Valuable (write this):
def get_user(user_id: int) -> User:
"""Fetch user from database. Raises UserNotFoundError if no user exists
with this ID. Result is cached for the duration of the request."""
The test: does the docstring tell you something you couldn't already read from the signature? If not, skip it.
Spec Clarity Assessment
Adequate (skip):
- Docstring with behavioral contract (return semantics, exceptions, side effects)
- Clear name + full type hints + small body where behavior is obvious
Gap (apply core heuristic):
- No docstring + (unclear name OR incomplete types OR non-trivial body)
- Vague docstring ("Process the data", "Handle the request")
- Type hints that lie (
-> floatbut sometimes returnsNone) - Undocumented side effects (mutation, exceptions, caching)
Scope Modes
| Mode | Trigger | Behavior |
|---|---|---|
| Incremental (default) | no flags | State-driven: detect stale + unreviewed, batch of 10 |
| Files | --files <path> or --module <dir> | Targeted audit, ignores state |
State File Format
version: 1
last_run: 2026-02-20
files:
internal/blackboard/lock.go:
sha: a1b2c3d
reviewed: 2026-02-15
status: current # current | stale | unreviewed
internal/agent/builder.go:
sha: e4f5g6h
reviewed: 2026-02-15
status: stale # file changed since review
internal/cli/init.go:
status: unreviewed # new file, never analyzed
Workflow
Incremental Mode (default)
1. UPDATE STATE
- git log since last_run → list touched files
- New files → add as "unreviewed"
- Changed files (SHA differs) → mark "stale"
- Deleted files → remove from state
- If no stale/unreviewed files → report "all current" and stop
2. SELECT BATCH
- Pick up to 10 stale/unreviewed files (stale first — regressions before new ground)
- List batch to user before proceeding
3. FOR EACH FILE IN BATCH
- List public callables
- For each target: assess spec clarity (adequate or gap)
- If adequate → skip
- If gap → apply core heuristic (write misuse scenario)
- Can't write misuse scenario → not a real gap, skip
4. FOR EACH CONFIRMED GAP — decide path:
a. Can infer contract from code + call sites + tests?
→ BACKFILL: write docstring and/or fix type annotations
→ Apply no-tautology rule — skip if docstring would only restate signature
→ If inferred from code body only (no call sites, no tests): flag ⚠️ for review
b. Behavior is ambiguous (multiple valid interpretations)?

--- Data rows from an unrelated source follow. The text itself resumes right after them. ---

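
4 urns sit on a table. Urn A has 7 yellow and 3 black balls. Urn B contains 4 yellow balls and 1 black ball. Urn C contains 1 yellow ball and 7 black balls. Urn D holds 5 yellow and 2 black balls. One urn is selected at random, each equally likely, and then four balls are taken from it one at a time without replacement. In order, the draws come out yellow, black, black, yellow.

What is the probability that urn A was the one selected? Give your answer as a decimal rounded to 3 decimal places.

0.512

Compute the likelihood of the observed sequence for each case: P(data | urn A) = (7/10)(3/9)(2/8)(6/7) = 0.05; P(data | urn B) = (4/5)(1/4)(0/3) = 0; P(data | urn C) = (1/8)(7/7)(6/6)(0/5) = 0; P(data | urn D) = (5/7)(2/6)(1/5)(4/4) = 0.047619.
Weighting by the prior gives 1/4 · 0.05 = 0.0125, 1/4 · 0 = 0, 1/4 · 0 = 0, 1/4 · 0.047619 = 0.011905; with total 0.024405.
By Bayes' rule, P(urn A | data) = (0.0125) / (0.024405) = 0.5122.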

→ REPORT: record gap with misuse scenario in report
5. OUTPUT
- Backfilled: docstrings/annotations added to source files
- Reported: unresolvable gaps per references/report-format.md
6. UPDATE STATE
- Set reviewed files to status: current, sha: current HEAD sha, reviewed: today
- Report remaining stale/unreviewed count
- Ask user to review backfilled changes
Files Mode
1. List public callables in specified paths
2–5. Same as incremental steps 3–5 (assess → backfill/report → output)

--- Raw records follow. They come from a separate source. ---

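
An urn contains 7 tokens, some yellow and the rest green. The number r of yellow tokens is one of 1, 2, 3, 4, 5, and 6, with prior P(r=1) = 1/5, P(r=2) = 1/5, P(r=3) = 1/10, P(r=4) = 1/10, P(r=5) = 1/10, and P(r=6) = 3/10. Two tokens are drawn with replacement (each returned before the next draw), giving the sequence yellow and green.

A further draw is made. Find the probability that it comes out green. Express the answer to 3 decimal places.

The likelihood of the observed sequence under each hypothesis: P(data | r = 1) = (1/7)(6/7) = 6/49; P(data | r = 2) = (2/7)(5/7) = 10/49; P(data | r = 3) = (3/7)(4/7) = 12/49; P(data | r = 4) = (4/7)(3/7) = 12/49; P(data | r = 5) = (5/7)(2/7) = 10/49; P(data | r = 6) = (6/7)(1/7) = 6/49.
Weighting by the prior gives 1/5 · 6/49 = 6/245, 1/5 · 10/49 = 2/49, 1/10 · 12/49 = 6/245, 1/10 · 12/49 = 6/245, 1/10 · 10/49 = 1/49, 3/10 · 6/49 = 9/245; with total 6/35.
The posterior is then P(r = 1 | data) = 1/7, P(r = 2 | data) = 5/21, P(r = 3 | data) = 1/7, P(r = 4 | data) = 1/7, P(r = 5 | data) = 5/42, P(r = 6 | data) = 3/14.
So P(green next | data) = Σ P(green next | H) P(H | data) = (6/7)(1/7) + (5/7)(5/21) + (4/7)(1/7) + (3/7)(1/7) + (2/7)(5/42) + (1/7)(3/14) = 1/2.

0.500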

State file is not consulted or updated in Files mode.
When to Use
- Regularly (incremental) — "catch up on contract debt since last run"

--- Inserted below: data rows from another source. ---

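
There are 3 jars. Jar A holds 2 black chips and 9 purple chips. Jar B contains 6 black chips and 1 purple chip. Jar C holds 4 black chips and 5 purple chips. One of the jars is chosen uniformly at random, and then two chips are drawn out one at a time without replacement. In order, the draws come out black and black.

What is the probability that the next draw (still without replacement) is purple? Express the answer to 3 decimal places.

The likelihood of the observed sequence under each hypothesis: P(data | jar A) = (2/11)(1/10) = 0.018182; P(data | jar B) = (6/7)(5/6) = 0.71429; P(data | jar C) = (4/9)(3/8) = 0.16667.
Multiplying each by its prior: 1/3 · 0.018182 = 0.0060606, 1/3 · 0.71429 = 0.2381, 1/3 · 0.16667 = 0.055556; summing to 0.29971.
The posterior is then P(jar A | data) = 0.020221, P(jar B | data) = 0.79442, P(jar C | data) = 0.18536.
So P(purple next | data) = Σ P(purple next | H) P(H | data) = (1)(0.020221) + (1/5)(0.79442) + (5/7)(0.18536) = 0.31151.

0.312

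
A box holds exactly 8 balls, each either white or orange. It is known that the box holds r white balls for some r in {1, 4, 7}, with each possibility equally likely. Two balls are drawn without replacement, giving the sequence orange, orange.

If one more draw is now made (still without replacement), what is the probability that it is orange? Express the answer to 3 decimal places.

0.722

The likelihood of the observed sequence under each hypothesis: P(data | r = 1) = (7/8)(6/7) = 3/4; P(data | r = 4) = (4/8)(3/7) = 3/14; P(data | r = 7) = (1/8)(0/7) = 0.
The prior-weighted likelihoods are 1/3 · 3/4 = 1/4, 1/3 · 3/14 = 1/14, 1/3 · 0 = 0; these sum to 9/28.
Normalising, the posterior is P(r = 1 | data) = 7/9, P(r = 4 | data) = 2/9, P(r = 7 | data) = 0.
The predictive probability is P(orange next | data) = (5/6)(7/9) + (1/3)(2/9) = 13/18.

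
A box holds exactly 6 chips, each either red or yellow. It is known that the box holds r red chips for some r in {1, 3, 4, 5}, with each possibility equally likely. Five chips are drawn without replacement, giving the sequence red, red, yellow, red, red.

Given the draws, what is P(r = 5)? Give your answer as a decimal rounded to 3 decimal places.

0.714

The likelihood of the observed sequence under each hypothesis: P(data | r = 1) = (1/6)(0/5) = 0; P(data | r = 3) = (3/6)(2/5)(3/4)(1/3)(0/2) = 0; P(data | r = 4) = (4/6)(3/5)(2/4)(2/3)(1/2) = 1/15; P(data | r = 5) = (5/6)(4/5)(1/4)(3/3)(2/2) = 1/6.
Weighting by the prior gives 1/4 · 0 = 0, 1/4 · 0 = 0, 1/4 · 1/15 = 1/60, 1/4 · 1/6 = 1/24; with total 7/120.
Therefore the posterior P(r = 5 | data) = (1/24) / (7/120) = 5/7.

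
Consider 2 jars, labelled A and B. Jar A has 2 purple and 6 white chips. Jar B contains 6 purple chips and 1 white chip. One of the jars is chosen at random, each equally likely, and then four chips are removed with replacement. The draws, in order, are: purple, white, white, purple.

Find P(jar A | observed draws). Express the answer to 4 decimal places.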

- After a commit or PR — run incremental, changed files will be stale
- Auditing a module — use Files mode for targeted sweep
- Before onboarding — "will a new developer understand these APIs?"
For feature-level specifications (product specs, user stories), use the spec-backfill skill instead.
Constraints
- Language-agnostic. The workflow applies to any language with doc conventions.
- Incremental mode: self-batching (10 files per run). No scope guard needed.
- Files mode: if >50 targets, ask user to narrow scope.
Stop Conditions
- Max 3 attempts per target to write misuse scenario — if can't, not a gap
-
80% of targets flagged as gaps → pause, heuristic may be too loose
- 0% gaps → report as confidence signal or heuristic too strict (state which and why)
Integration
- Testing skill: Misuse scenarios are essentially test cases in prose. If a misuse scenario is particularly dangerous (silent-corruption), consider writing it as an actual test via black-box-red-testing.
- white-box-red-testing: White-box produces
specification-gapfindings. This skill resolves them — natural pipeline: white-box finds gaps → code-spec-backfill backfills or reports. - spec-backfill: This skill handles function-level contracts. spec-backfill handles feature-level specifications. They complement, not overlap.